Рена медленно кивнула. Норт, значит. Она знала Найдера: оша не станет ждать, он захочет сразу поехать на север, чтобы опередить других. В чужом городе у Лаэрта Адвана меньше сторонников, а значит, меньше защиты — и больше шансов у них. Но снова видеть те мостовые, мощеные одинаковым серым камнем, холодные воды Лнорты, делящей город на две части, бесконечные ряды фабрик и заводов, Рена никак не хотела. Но это нужно было Разу, даже Найдеру…
— Спасибо за помощь, Мика, — девушка расслабила руку, и помощница, блаженно вздохнув, уставилась на ладони счастливым взглядом. — Найдер пришлёт чек на пять тысяч линиров.
Рена схватила перчатки со стола и повернулась к выходу.
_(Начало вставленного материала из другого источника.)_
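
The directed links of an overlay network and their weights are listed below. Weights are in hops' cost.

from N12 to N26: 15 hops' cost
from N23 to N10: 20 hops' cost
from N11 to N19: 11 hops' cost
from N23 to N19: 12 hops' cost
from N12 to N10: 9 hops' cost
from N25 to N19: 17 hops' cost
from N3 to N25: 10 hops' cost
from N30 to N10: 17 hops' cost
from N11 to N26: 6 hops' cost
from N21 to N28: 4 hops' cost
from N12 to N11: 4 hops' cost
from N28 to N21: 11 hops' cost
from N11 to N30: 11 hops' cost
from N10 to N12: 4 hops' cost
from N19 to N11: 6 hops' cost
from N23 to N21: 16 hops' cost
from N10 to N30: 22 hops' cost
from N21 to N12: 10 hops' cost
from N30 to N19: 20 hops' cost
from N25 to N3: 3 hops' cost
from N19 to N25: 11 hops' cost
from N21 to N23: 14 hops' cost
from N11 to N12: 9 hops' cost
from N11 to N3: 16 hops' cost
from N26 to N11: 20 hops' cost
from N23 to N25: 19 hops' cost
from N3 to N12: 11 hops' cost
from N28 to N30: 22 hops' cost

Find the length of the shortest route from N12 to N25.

Settle nodes by increasing distance from N12:
N12: 0
N11: 4  (via N12)
N10: 9  (via N12)
N26: 10  (via N11)
N19: 15  (via N11)
N30: 15  (via N11)
N3: 20  (via N11)
N25: 26  (via N19)
Shortest route: N12–N11–N19–N25 = 26 hops' cost.

26 hops' cost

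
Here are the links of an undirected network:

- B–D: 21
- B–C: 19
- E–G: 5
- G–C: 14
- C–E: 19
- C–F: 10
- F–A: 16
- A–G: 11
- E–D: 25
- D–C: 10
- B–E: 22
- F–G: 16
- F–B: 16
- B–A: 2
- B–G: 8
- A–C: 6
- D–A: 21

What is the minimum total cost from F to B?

Shortest distances from F:
F: 0
C: 10  (via F)
A: 16  (via F)
B: 16  (via F)
Shortest route: F → B = 16.

16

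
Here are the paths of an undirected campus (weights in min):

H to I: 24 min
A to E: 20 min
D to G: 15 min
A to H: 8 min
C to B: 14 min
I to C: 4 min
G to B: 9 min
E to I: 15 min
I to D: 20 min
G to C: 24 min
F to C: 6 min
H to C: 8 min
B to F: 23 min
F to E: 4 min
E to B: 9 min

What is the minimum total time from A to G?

Compare a few routes:
A → H → C → B → G: 8+8+14+9 = 39
A → E → B → G: 20+9+9 = 38
A → H → C → G: 8+8+24 = 40
Cheapest is A → E → B → G at 38 min.

38 min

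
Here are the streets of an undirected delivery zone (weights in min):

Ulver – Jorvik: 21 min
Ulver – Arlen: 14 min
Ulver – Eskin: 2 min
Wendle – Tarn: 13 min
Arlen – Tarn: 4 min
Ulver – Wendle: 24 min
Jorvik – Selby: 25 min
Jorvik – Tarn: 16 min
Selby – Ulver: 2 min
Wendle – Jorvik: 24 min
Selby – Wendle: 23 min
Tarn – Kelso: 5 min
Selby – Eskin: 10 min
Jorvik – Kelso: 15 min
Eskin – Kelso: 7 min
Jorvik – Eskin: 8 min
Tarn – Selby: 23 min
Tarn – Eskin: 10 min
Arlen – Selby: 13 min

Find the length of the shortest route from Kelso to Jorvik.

15 min

Shortest distances from Kelso:
Kelso: 0
Tarn: 5  (via Kelso)
Eskin: 7  (via Kelso)
Ulver: 9  (via Eskin)
Arlen: 9  (via Tarn)
Selby: 11  (via Ulver)
Jorvik: 15  (via Kelso)
Shortest route: Kelso → Jorvik = 15 min.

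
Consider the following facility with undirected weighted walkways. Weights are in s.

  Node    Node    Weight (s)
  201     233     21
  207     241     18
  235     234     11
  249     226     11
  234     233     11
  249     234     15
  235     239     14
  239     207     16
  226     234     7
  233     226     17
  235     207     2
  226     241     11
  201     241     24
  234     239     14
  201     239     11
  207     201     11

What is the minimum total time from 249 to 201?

39 s

Enumerating some paths:
249–234–239–201: 15+14+11 = 40
249–234–235–207–201: 15+11+2+11 = 39
249–226–234–235–207–201: 11+7+11+2+11 = 42
Cheapest is 249–234–235–207–201 at 39 s.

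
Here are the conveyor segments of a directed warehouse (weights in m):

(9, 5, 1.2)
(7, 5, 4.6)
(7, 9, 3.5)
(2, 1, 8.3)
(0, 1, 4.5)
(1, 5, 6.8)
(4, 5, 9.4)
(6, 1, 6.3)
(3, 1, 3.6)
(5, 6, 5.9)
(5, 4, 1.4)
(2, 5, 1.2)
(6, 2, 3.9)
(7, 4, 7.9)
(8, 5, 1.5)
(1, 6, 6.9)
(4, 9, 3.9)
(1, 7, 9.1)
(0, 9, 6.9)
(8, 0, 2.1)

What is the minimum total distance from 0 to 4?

Shortest distances from 0:
0: 0
1: 4.5  (via 0)
9: 6.9  (via 0)
5: 8.1  (via 9)
4: 9.5  (via 5)
Shortest route: 0 → 9 → 5 → 4 = 9.5 m.

9.5 m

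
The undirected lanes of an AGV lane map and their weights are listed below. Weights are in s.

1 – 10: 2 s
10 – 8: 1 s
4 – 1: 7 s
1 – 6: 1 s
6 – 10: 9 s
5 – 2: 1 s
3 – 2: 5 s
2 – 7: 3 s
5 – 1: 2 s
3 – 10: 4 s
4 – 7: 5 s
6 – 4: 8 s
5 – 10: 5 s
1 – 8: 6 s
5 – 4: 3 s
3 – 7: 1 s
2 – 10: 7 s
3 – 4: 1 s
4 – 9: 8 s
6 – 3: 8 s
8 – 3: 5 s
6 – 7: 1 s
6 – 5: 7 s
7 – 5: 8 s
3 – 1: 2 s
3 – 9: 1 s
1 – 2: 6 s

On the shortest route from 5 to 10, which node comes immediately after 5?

1

Candidate routes:
5 → 1 → 10: 2+2 = 4
5 → 10: 5 = 5
The minimum is 4 s via 5 → 1 → 10.
So from 5 the first move is to 1.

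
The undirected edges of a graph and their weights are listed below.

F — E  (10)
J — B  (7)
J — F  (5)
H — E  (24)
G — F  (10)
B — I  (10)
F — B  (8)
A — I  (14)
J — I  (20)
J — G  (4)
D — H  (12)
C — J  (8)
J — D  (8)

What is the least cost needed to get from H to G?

Compare a few routes:
H - D - J - F - G: 12+8+5+10 = 35
H - D - J - G: 12+8+4 = 24
H - E - F - J - G: 24+10+5+4 = 43
Cheapest is H - D - J - G at 24.

24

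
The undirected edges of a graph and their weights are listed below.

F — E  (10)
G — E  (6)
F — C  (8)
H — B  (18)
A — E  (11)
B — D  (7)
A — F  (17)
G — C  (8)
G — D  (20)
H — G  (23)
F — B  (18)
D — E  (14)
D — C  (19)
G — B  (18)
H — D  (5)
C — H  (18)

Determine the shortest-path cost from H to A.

30

Compare a few routes:
H–G–E–A: 23+6+11 = 40
H–D–G–E–A: 5+20+6+11 = 42
H–D–E–A: 5+14+11 = 30
Cheapest is H–D–E–A at 30.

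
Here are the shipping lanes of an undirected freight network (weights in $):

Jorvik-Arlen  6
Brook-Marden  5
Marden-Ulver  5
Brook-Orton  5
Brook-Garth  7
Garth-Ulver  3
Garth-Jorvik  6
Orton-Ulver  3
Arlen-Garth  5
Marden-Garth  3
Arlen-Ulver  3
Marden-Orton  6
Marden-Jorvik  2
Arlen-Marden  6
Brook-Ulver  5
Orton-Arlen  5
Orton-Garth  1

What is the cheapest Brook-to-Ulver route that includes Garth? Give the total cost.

Best Brook to Garth: Brook → Orton → Garth costing 6
Shortest Garth→Ulver: Garth → Ulver = 3
Total via Garth: 6 + 3 = $9.

$9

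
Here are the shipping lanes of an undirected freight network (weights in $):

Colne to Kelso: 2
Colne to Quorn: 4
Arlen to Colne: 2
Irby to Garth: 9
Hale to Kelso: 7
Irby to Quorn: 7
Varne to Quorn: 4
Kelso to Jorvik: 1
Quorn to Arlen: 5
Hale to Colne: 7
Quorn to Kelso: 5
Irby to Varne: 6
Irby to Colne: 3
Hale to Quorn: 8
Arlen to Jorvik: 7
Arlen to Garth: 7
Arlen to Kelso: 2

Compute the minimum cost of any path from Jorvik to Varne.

$10

Running Dijkstra from Jorvik:
Jorvik: 0
Kelso: 1  (via Jorvik)
Colne: 3  (via Kelso)
Arlen: 3  (via Kelso)
Quorn: 6  (via Kelso)
Irby: 6  (via Colne)
Hale: 8  (via Kelso)
Garth: 10  (via Arlen)
Varne: 10  (via Quorn)
Shortest route: Jorvik → Kelso → Quorn → Varne = $10.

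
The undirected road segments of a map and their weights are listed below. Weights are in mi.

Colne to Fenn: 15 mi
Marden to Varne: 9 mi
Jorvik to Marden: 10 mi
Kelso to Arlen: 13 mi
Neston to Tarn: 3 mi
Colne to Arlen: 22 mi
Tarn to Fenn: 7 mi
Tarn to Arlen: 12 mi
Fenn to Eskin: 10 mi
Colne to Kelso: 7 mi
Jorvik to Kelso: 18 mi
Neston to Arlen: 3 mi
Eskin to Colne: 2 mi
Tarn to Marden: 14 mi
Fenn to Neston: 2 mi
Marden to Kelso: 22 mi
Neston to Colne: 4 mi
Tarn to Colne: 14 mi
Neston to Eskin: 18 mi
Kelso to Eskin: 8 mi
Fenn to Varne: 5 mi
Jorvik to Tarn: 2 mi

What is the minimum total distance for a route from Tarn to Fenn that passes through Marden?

26 mi

Shortest Tarn→Marden: Tarn–Jorvik–Marden = 12
Shortest Marden→Fenn: Marden–Varne–Fenn = 14
Total via Marden: 12 + 14 = 26 mi.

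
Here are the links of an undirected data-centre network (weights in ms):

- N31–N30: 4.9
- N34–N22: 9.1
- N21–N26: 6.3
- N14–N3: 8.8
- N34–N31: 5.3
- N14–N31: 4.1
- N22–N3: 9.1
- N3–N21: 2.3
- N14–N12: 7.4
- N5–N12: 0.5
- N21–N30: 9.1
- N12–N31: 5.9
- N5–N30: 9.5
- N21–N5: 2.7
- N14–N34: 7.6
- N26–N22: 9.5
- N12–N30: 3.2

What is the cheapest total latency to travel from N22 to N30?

Shortest distances from N22:
N22: 0
N34: 9.1  (via N22)
N3: 9.1  (via N22)
N26: 9.5  (via N22)
N21: 11.4  (via N3)
N5: 14.1  (via N21)
N31: 14.4  (via N34)
N12: 14.6  (via N5)
N14: 16.7  (via N34)
N30: 17.8  (via N12)
Shortest route: N22 → N3 → N21 → N5 → N12 → N30 = 17.8 ms.

17.8 ms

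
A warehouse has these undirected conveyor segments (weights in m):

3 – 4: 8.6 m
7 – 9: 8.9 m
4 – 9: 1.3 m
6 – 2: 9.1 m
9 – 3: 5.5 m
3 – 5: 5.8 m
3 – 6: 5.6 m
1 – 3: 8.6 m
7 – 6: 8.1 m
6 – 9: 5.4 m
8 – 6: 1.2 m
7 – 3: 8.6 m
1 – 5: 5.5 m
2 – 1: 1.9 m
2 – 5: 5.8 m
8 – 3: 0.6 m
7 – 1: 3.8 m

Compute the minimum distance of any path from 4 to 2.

15.8 m

Candidate routes:
4 → 9 → 3 → 8 → 6 → 2: 1.3+5.5+0.6+1.2+9.1 = 17.7
4 → 9 → 3 → 1 → 2: 1.3+5.5+8.6+1.9 = 17.3
4 → 9 → 6 → 2: 1.3+5.4+9.1 = 15.8
4 → 9 → 7 → 1 → 2: 1.3+8.9+3.8+1.9 = 15.9
Cheapest is 4 → 9 → 6 → 2 at 15.8 m.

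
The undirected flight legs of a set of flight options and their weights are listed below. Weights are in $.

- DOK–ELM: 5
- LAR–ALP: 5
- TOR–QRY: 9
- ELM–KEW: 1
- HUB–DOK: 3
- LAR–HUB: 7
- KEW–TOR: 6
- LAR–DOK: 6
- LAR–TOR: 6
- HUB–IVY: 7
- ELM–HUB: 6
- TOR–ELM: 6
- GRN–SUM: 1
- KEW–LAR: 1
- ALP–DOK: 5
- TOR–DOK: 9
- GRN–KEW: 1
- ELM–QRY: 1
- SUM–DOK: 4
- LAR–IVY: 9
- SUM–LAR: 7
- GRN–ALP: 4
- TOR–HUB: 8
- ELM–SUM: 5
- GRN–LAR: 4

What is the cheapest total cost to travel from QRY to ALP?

Shortest distances from QRY:
QRY: 0
ELM: 1  (via QRY)
KEW: 2  (via ELM)
GRN: 3  (via KEW)
LAR: 3  (via KEW)
SUM: 4  (via GRN)
DOK: 6  (via ELM)
HUB: 7  (via ELM)
TOR: 7  (via ELM)
ALP: 7  (via GRN)
Shortest route: QRY–ELM–KEW–GRN–ALP = $7.

$7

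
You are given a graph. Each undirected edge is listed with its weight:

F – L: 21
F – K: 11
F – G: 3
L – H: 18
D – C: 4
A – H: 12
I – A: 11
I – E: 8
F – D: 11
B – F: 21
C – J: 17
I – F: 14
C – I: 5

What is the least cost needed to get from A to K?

36

Candidate routes:
A - I - C - D - F - K: 11+5+4+11+11 = 42
A - I - F - K: 11+14+11 = 36
The minimum is 36 via A - I - F - K.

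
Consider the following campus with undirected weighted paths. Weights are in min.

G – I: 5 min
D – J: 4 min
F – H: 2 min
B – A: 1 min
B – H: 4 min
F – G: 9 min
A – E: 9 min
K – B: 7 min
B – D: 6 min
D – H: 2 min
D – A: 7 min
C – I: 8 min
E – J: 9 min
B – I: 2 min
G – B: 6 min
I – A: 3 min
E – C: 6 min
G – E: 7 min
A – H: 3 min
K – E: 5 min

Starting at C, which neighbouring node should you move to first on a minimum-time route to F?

I

Enumerating some paths:
C - E - A - H - F: 6+9+3+2 = 20
C - I - B - D - H - F: 8+2+6+2+2 = 20
C - I - A - B - H - F: 8+3+1+4+2 = 18
C - I - B - H - F: 8+2+4+2 = 16
The minimum is 16 min via C - I - B - H - F.
So from C the first move is to I.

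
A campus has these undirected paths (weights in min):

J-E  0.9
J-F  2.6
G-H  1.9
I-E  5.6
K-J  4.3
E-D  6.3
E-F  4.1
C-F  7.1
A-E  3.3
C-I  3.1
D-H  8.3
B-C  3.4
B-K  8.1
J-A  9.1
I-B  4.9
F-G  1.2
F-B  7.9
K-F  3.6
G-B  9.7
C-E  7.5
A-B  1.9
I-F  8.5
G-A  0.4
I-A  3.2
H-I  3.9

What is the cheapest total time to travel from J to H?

5.7 min

Settle nodes by increasing distance from J:
J: 0
E: 0.9  (via J)
F: 2.6  (via J)
G: 3.8  (via F)
A: 4.2  (via E)
K: 4.3  (via J)
H: 5.7  (via G)
Shortest route: J → F → G → H = 5.7 min.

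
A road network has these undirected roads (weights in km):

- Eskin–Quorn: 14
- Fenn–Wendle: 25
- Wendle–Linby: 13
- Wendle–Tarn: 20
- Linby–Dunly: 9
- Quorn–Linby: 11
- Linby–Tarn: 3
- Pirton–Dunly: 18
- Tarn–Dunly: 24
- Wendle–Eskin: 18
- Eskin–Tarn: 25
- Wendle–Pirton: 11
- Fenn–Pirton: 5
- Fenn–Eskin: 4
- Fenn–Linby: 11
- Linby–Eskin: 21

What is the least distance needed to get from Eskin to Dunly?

Settle nodes by increasing distance from Eskin:
Eskin: 0
Fenn: 4  (via Eskin)
Pirton: 9  (via Fenn)
Quorn: 14  (via Eskin)
Linby: 15  (via Fenn)
Wendle: 18  (via Eskin)
Tarn: 18  (via Linby)
Dunly: 24  (via Linby)
Shortest route: Eskin–Fenn–Linby–Dunly = 24 km.

24 km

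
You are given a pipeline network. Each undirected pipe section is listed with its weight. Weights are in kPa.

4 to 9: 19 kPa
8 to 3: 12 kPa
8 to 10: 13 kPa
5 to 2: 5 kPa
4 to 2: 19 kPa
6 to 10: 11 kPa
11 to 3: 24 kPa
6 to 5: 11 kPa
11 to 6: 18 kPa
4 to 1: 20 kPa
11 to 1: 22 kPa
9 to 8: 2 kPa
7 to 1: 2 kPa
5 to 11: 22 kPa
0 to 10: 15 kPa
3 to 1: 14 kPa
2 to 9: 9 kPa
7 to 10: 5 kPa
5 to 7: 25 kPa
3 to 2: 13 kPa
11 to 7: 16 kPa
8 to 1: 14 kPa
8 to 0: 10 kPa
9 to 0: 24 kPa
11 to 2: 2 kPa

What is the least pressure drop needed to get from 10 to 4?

27 kPa

Shortest distances from 10:
10: 0
7: 5  (via 10)
1: 7  (via 7)
6: 11  (via 10)
8: 13  (via 10)
0: 15  (via 10)
9: 15  (via 8)
3: 21  (via 1)
11: 21  (via 7)
5: 22  (via 6)
2: 23  (via 11)
4: 27  (via 1)
Shortest route: 10 → 7 → 1 → 4 = 27 kPa.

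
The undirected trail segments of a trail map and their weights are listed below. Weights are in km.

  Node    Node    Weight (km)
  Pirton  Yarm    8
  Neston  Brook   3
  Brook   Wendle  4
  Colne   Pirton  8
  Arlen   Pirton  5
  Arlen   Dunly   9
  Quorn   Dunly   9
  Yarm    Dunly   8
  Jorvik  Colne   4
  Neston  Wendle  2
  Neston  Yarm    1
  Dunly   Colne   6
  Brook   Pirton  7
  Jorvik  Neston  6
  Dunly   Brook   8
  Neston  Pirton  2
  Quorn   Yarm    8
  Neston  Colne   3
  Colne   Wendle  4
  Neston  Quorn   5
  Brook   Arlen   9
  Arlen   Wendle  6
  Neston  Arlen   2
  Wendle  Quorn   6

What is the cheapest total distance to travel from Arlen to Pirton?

Candidate routes:
Arlen - Pirton: 5 = 5
Arlen - Neston - Pirton: 2+2 = 4
Cheapest is Arlen - Neston - Pirton at 4 km.

4 km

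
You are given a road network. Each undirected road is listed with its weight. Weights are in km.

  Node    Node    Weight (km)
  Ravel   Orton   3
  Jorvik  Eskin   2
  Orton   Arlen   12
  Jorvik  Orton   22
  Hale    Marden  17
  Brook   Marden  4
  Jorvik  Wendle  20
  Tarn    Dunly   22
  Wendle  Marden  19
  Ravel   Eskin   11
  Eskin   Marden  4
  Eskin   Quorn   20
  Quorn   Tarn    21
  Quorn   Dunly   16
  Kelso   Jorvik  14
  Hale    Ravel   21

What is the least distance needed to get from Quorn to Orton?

Shortest distances from Quorn:
Quorn: 0
Dunly: 16  (via Quorn)
Eskin: 20  (via Quorn)
Tarn: 21  (via Quorn)
Jorvik: 22  (via Eskin)
Marden: 24  (via Eskin)
Brook: 28  (via Marden)
Ravel: 31  (via Eskin)
Orton: 34  (via Ravel)
Shortest route: Quorn–Eskin–Ravel–Orton = 34 km.

34 km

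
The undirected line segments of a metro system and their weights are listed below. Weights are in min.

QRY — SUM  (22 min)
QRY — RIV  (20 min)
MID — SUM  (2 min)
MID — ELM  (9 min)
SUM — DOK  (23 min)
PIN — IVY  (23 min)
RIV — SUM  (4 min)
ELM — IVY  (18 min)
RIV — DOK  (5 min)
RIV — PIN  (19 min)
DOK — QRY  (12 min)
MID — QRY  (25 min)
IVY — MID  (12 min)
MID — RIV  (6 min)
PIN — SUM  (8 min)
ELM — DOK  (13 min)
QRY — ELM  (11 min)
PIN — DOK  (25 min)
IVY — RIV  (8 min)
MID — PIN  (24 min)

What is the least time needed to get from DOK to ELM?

Enumerating some paths:
DOK–RIV–SUM–MID–ELM: 5+4+2+9 = 20
DOK–RIV–MID–ELM: 5+6+9 = 20
DOK–ELM: 13 = 13
Cheapest is DOK–ELM at 13 min.

13 min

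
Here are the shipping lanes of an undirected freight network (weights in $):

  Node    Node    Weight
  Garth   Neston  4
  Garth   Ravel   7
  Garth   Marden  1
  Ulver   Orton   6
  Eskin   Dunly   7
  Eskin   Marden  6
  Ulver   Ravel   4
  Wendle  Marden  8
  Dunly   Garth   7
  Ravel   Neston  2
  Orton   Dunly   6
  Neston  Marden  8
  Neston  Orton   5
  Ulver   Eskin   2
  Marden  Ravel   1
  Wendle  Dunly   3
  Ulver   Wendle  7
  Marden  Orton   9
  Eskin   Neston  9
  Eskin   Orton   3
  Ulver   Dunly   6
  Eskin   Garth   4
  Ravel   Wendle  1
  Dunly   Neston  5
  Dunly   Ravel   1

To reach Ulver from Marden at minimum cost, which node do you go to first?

Ravel

Candidate routes:
Marden–Ravel–Ulver: 1+4 = 5
Marden–Garth–Eskin–Ulver: 1+4+2 = 7
Marden–Eskin–Ulver: 6+2 = 8
Cheapest is Marden–Ravel–Ulver at $5.
So from Marden the first move is to Ravel.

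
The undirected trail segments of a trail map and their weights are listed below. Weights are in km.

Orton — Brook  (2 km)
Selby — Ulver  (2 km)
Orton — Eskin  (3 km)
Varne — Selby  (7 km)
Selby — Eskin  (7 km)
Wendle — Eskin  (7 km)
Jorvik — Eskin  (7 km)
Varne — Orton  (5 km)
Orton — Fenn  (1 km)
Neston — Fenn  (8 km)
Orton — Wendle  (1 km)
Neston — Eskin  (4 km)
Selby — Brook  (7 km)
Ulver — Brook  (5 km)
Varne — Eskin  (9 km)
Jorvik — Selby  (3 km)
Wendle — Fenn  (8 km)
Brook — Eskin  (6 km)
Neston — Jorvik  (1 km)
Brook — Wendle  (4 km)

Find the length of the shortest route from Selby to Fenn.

Settle nodes by increasing distance from Selby:
Selby: 0
Ulver: 2  (via Selby)
Jorvik: 3  (via Selby)
Neston: 4  (via Jorvik)
Eskin: 7  (via Selby)
Brook: 7  (via Selby)
Varne: 7  (via Selby)
Orton: 9  (via Brook)
Fenn: 10  (via Orton)
Shortest route: Selby–Brook–Orton–Fenn = 10 km.

10 km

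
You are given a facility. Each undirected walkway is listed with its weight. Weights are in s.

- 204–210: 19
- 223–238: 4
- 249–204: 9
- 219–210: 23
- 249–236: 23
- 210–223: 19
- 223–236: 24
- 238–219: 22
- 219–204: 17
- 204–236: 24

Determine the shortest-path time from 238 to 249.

48 s

Compare a few routes:
238 - 223 - 236 - 249: 4+24+23 = 51
238 - 223 - 210 - 204 - 249: 4+19+19+9 = 51
238 - 219 - 204 - 249: 22+17+9 = 48
Cheapest is 238 - 219 - 204 - 249 at 48 s.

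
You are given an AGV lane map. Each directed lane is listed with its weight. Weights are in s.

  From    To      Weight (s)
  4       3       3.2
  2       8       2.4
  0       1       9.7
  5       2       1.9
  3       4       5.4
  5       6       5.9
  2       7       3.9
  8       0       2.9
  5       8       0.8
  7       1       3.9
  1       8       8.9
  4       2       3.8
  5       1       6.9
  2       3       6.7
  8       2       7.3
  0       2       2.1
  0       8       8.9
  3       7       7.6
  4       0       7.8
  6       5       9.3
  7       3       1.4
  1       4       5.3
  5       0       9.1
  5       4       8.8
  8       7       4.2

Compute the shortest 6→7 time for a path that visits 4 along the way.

25.8 s

Shortest 6→4: 6 → 5 → 4 = 18.1
Best 4 to 7: 4 → 2 → 7 costing 7.7
Total via 4: 18.1 + 7.7 = 25.8 s.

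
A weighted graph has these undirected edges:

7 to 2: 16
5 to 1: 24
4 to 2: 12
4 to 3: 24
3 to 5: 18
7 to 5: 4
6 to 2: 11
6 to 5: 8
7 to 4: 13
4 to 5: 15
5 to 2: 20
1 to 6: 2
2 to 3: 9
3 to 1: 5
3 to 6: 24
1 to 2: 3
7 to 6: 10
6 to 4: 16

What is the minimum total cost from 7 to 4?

13

Settle nodes by increasing distance from 7:
7: 0
5: 4  (via 7)
6: 10  (via 7)
1: 12  (via 6)
4: 13  (via 7)
Shortest route: 7–4 = 13.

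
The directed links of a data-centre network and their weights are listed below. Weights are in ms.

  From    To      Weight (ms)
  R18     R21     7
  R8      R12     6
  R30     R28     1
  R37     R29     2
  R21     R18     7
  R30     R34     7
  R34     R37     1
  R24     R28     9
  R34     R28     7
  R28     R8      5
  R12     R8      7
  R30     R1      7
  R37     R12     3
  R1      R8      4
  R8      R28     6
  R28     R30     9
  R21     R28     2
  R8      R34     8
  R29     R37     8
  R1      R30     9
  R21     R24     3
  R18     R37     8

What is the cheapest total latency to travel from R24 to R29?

25 ms

Compare a few routes:
R24 → R28 → R30 → R34 → R37 → R29: 9+9+7+1+2 = 28
R24 → R28 → R8 → R34 → R37 → R29: 9+5+8+1+2 = 25
Cheapest is R24 → R28 → R8 → R34 → R37 → R29 at 25 ms.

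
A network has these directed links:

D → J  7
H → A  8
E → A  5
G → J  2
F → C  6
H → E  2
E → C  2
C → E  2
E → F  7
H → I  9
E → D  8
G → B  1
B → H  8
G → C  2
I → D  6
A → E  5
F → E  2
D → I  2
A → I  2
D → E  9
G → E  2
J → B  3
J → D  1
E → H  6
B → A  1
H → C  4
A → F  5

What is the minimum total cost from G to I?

4

Compare a few routes:
G–J–B–A–I: 2+3+1+2 = 8
G–J–D–I: 2+1+2 = 5
G–B–A–I: 1+1+2 = 4
Cheapest is G–B–A–I at 4.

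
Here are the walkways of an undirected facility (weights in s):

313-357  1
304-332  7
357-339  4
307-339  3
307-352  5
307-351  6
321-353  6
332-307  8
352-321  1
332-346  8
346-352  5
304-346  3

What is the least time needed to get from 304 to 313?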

Вслед послышалось:
— Ты… Ты… — слова звучали одновременно озлобленно и беспомощно. — Чертов свет!
Рена обернулась на Мику, и ей стало гадко от самой себя, а затем резко зашагала к выходу.
А может, эта самая психология — наука вовсе не об эгоизме? Может, в словах девушки была правда? Ведь ради Раза она так легко нарушала все обещания, которые давала собственной совести — одно-единственное осталось всего. Так что это, и правда та самая зависимость? Рена знала, что задавала себе правильные вопросы, но ответы почему-то вновь и вновь находила не те.
4. Рад видеть вас, любители кислых яблок
Чёрные кудри то и дело падали на грудь Джо, но она сразу отбрасывала их за спину, словно не хотела ничего скрывать. Положив руки на бедра девушки, Раз скользил взглядом по её худенькому смуглому телу и считал «Один, два, три, четыре, пять…» — в такт каждому толчку и каждому стону.
Джо была гибкой, как змея, и по одному только взгляду умела угадывать желания. Но дело заключалось в том, что их давно не осталось — тело по-прежнему что-то требовало, а разум хотел поскорее закончить и вернуться к порядку в мыслях.